Case was sparked by Austrian privacy campaigner Max Schrems over Facebook data

The European Court of Justice will rule  on the Safe Harbour agreement between the US and the EU. Photograph: Dominic Lipinski/PA Wire
The European Court of Justice will rule on the Safe Harbour agreement between the US and the EU. Photograph: Dominic Lipinski/PA Wire

Europe’s top court is to deliver its verdict on an agreement that gave US spy chiefs access to the online data of millions of citizens.

Austrian privacy campaigner Max Schrems will learn if he has shattered the Safe Harbour treaty in his fight to expose what information Facebook gave to American intelligence agencies.

The European Court of Justice will issue its final ruling less than a fortnight after its legal officer advised that the agreement was invalid and amounted to “mass, indiscriminate surveillance”.

The ramifications could be immense, Mr Schrems’s Irish lawyer said.

READ MORE

Not only are European Union officials trying to rewrite the agreement but a decision in favour of online privacy could further strain EU-US relations already damaged by the revelations of spy whistleblower Edward Snowden.

The Luxembourg-based court does not have to follow the advice it receives from its Advocate General, the ECJ legal officer, but more often than not it does.

Gerard Rudden, Mr Schrems’s lawyer, said there is also the potential for lawsuits over Safe Harbour.

“If it is held that Safe Harbour is invalid and Facebook have been transferring data, that could open the door to compensation claims,” he said.
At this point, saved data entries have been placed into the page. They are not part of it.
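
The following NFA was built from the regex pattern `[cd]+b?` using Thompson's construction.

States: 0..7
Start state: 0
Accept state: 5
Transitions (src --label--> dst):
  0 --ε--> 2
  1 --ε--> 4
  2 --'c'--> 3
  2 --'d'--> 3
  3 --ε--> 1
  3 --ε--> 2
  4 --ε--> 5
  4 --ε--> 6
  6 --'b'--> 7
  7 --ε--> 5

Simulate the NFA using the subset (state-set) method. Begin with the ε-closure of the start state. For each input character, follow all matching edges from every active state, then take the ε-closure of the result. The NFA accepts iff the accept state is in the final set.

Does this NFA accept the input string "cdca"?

Answer: REJECT

Trace:
initial (ε-close {0}): {0,2}
'c' @ 1: {1,2,3,4,5,6}  (accept∈set)
'd' @ 2: {1,2,3,4,5,6}  (accept∈set)
'c' @ 3: {1,2,3,4,5,6}  (accept∈set)
'a' @ 4: {}  — no active states
final: {}; accept 5 not in set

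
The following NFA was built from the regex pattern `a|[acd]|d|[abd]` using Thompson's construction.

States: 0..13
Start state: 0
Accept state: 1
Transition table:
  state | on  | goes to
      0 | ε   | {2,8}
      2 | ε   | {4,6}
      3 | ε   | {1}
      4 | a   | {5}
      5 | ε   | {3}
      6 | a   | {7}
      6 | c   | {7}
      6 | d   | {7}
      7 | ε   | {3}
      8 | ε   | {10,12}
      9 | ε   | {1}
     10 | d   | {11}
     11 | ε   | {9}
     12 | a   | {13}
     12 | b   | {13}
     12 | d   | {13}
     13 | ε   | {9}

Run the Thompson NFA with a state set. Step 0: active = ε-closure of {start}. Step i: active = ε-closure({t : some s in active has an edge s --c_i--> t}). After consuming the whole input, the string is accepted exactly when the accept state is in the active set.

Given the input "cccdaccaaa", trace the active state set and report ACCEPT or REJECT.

S₀ = ε-closure({0}) = {0,2,4,6,8,10,12}
'c' @ 1: {1,3,7}  ✓accept
'c' @ 2: {}  — no active states
rest 'cdaccaaa' ignored (set empty)
end set {} — state 1 not in

Answer: REJECT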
Mr Schrems's legal battle over Safe Harbour was sparked by Mr Snowden's revelations over the US National Security Agency (NSA)'s Prism surveillance system which allowed spies to access enormous amounts of data from global tech companies.
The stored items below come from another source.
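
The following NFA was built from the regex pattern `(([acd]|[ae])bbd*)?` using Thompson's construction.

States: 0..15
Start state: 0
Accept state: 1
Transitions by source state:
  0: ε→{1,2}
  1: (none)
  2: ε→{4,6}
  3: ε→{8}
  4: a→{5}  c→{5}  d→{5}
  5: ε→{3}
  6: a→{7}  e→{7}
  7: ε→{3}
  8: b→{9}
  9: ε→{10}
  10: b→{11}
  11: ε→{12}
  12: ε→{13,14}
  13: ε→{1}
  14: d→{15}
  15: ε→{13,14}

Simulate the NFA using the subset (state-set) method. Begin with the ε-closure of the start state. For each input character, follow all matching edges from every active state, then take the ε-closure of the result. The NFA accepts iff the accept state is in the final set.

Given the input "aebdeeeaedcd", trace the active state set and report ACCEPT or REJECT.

Answer: REJECT

Derivation:
start: ε-closure({0}) = {0,1,2,4,6}
'a' @ 1: {3,5,7,8}
'e' @ 2: {}  — dead — no transitions
rest 'bdeeeaedcd' ignored (set empty)
final: {}; accept 1 not in set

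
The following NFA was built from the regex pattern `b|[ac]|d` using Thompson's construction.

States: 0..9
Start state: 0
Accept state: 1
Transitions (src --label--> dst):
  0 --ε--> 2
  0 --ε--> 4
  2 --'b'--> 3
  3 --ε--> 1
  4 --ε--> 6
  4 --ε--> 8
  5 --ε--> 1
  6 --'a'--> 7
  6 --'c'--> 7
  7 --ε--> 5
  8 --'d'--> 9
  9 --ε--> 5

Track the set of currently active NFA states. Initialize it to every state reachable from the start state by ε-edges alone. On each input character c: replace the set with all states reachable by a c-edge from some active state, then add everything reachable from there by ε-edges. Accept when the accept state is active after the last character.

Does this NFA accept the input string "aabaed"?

Answer: REJECT

Derivation:
initial (ε-close {0}): {0,2,4,6,8}
'a' @ 1: {1,5,7}  (accept∈set)
'a' @ 2: {}  — dead — no transitions
rest 'baed' ignored (set empty)
final: {}; accept 1 not in set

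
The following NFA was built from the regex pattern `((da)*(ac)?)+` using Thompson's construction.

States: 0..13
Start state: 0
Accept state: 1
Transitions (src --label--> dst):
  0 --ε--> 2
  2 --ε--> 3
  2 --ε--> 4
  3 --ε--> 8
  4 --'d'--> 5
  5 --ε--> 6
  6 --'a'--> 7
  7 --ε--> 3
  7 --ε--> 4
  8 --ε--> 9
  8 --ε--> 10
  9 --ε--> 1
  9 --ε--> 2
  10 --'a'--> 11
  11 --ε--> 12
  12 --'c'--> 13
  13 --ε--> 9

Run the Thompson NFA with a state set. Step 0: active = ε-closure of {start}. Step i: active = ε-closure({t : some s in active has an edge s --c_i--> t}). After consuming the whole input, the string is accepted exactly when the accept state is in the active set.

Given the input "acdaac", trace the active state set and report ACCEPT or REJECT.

Answer: ACCEPT

Derivation:
S₀ = ε-closure({0}) = {0,1,2,3,4,8,9,10}
'a' @ 1: {11,12}
'c' @ 2: {1,2,3,4,8,9,10,13}  [accepting]
'd' @ 3: {5,6}
'a' @ 4: {1,2,3,4,7,8,9,10}  [accepting]
'a' @ 5: {11,12}
'c' @ 6: {1,2,3,4,8,9,10,13}  [accepting]
end set {1,2,3,4,8,9,10,13} — state 1 in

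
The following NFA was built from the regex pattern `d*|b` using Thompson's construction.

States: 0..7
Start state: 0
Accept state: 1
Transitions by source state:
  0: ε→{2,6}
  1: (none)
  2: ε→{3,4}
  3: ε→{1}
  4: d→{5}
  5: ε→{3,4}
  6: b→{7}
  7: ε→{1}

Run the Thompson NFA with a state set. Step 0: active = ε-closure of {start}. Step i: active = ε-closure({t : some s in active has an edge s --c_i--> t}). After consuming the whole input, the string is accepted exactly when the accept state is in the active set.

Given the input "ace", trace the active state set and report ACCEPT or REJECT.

Answer: REJECT

Trace:
initial (ε-close {0}): {0,1,2,3,4,6}
'a' @ 1: {}  — dead — no transitions
rest 'ce' ignored (set empty)
end set {} — state 1 not in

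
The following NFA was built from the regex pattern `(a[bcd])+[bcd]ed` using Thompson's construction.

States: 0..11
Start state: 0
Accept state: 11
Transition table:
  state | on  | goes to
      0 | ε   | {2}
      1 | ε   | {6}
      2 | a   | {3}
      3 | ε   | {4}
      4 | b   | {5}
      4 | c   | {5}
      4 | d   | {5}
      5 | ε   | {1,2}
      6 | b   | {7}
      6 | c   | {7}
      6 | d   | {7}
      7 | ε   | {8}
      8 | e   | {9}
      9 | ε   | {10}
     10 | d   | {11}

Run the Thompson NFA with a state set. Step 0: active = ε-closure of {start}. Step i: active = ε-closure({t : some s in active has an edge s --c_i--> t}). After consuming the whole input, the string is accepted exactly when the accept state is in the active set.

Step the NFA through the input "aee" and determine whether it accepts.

Answer: REJECT

Steps:
initial (ε-close {0}): {0,2}
'a' @ 1: {3,4}
'e' @ 2: {}  — dead — no transitions
rest 'e' ignored (set empty)
final: {}; accept 11 not in set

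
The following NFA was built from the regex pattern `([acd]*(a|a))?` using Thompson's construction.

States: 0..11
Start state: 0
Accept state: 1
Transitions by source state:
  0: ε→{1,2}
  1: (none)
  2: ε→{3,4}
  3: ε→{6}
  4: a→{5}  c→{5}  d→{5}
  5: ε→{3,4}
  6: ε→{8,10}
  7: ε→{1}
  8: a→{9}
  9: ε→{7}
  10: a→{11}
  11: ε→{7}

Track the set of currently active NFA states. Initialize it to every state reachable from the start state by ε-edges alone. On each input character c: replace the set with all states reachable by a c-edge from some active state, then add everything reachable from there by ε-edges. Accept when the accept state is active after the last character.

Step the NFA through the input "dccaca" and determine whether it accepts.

Answer: ACCEPT

Steps:
initial (ε-close {0}): {0,1,2,3,4,6,8,10}
'd' @ 1: {3,4,5,6,8,10}
'c' @ 2: {3,4,5,6,8,10}
'c' @ 3: {3,4,5,6,8,10}
'a' @ 4: {1,3,4,5,6,7,8,9,10,11}  [accepting]
'c' @ 5: {3,4,5,6,8,10}
'a' @ 6: {1,3,4,5,6,7,8,9,10,11}  [accepting]
after full input: {1,3,4,5,6,7,8,9,10,11}  (accept=1 in)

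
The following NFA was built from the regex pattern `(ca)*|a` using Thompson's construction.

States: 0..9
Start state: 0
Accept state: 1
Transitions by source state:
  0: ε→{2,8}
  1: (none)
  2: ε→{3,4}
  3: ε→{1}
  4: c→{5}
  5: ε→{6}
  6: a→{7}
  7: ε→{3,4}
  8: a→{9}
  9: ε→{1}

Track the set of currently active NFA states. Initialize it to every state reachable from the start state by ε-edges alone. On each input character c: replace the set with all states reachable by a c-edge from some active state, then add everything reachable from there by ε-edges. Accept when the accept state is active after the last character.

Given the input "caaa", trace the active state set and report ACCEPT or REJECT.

Answer: REJECT

Steps:
start: ε-closure({0}) = {0,1,2,3,4,8}
'c' @ 1: {5,6}
'a' @ 2: {1,3,4,7}  [accepting]
'a' @ 3: {}  — state set empty
rest 'a' ignored (set empty)
final: {}; accept 1 not in set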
He initially took a lawsuit in Ireland after failing to secure an investigation into Facebook by the country's Data Protection Commission, which has the authority to audit the social media giant.

Mr Schrems claimed Ireland’s data watchdog had an onus to uncover what information Facebook held on users and ultimately what was being transferred to the US under Safe Harbour and being accessed through Prism.
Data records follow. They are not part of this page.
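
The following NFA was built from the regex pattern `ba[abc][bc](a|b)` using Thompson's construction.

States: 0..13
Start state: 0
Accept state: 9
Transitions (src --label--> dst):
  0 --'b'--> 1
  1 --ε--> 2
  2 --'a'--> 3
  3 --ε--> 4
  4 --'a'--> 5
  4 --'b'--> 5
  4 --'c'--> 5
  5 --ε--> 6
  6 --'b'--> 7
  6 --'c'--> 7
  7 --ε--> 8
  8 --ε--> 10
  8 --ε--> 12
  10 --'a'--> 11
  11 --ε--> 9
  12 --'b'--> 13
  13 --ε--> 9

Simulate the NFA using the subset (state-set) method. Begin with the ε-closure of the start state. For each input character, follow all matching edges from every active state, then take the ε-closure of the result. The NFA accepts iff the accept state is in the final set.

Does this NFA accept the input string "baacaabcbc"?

Answer: REJECT

Steps:
S₀ = ε-closure({0}) = {0}
'b' @ 1: {1,2}
'a' @ 2: {3,4}
'a' @ 3: {5,6}
'c' @ 4: {7,8,10,12}
'a' @ 5: {9,11}  [accepting]
'a' @ 6: {}  — dead — no transitions
rest 'bcbc' ignored (set empty)
end set {} — state 9 not in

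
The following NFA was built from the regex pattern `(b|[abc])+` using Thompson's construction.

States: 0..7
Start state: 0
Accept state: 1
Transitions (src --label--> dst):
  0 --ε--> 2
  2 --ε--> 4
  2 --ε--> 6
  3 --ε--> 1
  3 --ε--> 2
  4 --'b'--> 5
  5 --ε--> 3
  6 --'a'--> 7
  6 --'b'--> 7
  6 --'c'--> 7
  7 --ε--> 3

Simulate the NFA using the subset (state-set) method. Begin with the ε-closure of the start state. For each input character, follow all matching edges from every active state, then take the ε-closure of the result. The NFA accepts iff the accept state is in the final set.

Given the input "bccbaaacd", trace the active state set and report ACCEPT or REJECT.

S₀ = ε-closure({0}) = {0,2,4,6}
'b' @ 1: {1,2,3,4,5,6,7}  (accept∈set)
'c' @ 2: {1,2,3,4,6,7}  (accept∈set)
'c' @ 3: {1,2,3,4,6,7}  (accept∈set)
'b' @ 4: {1,2,3,4,5,6,7}  (accept∈set)
'a' @ 5: {1,2,3,4,6,7}  (accept∈set)
'a' @ 6: {1,2,3,4,6,7}  (accept∈set)
'a' @ 7: {1,2,3,4,6,7}  (accept∈set)
'c' @ 8: {1,2,3,4,6,7}  (accept∈set)
'd' @ 9: {}  — dead — no transitions
after full input: {}  (accept=1 not in)

Answer: REJECT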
The case was taken in Dublin as every Facebook user outside the US and Canada has a contract with Facebook Ireland.

The ECJ judgment will be sent to the High Court in Dublin where the judge will use it as the basis for deciding on Mr Schrems’s legal challenge for Facebook to be audited.

Mr Snowden, a former NSA contractor now in exile in Russia, triggered a wave of controversy when he leaked tens of thousands of documents about surveillance programmes run by the US intelligence services and foreign counterparts, including Britain’s GCHQ, in 2013.

He fled to Hong Kong where he met journalists to co-ordinate a series of articles that exposed mass surveillance programmes such as the NSA’s Prism and GCHQ’s Tempora, which involve “hoovering up” vast volumes of private communications.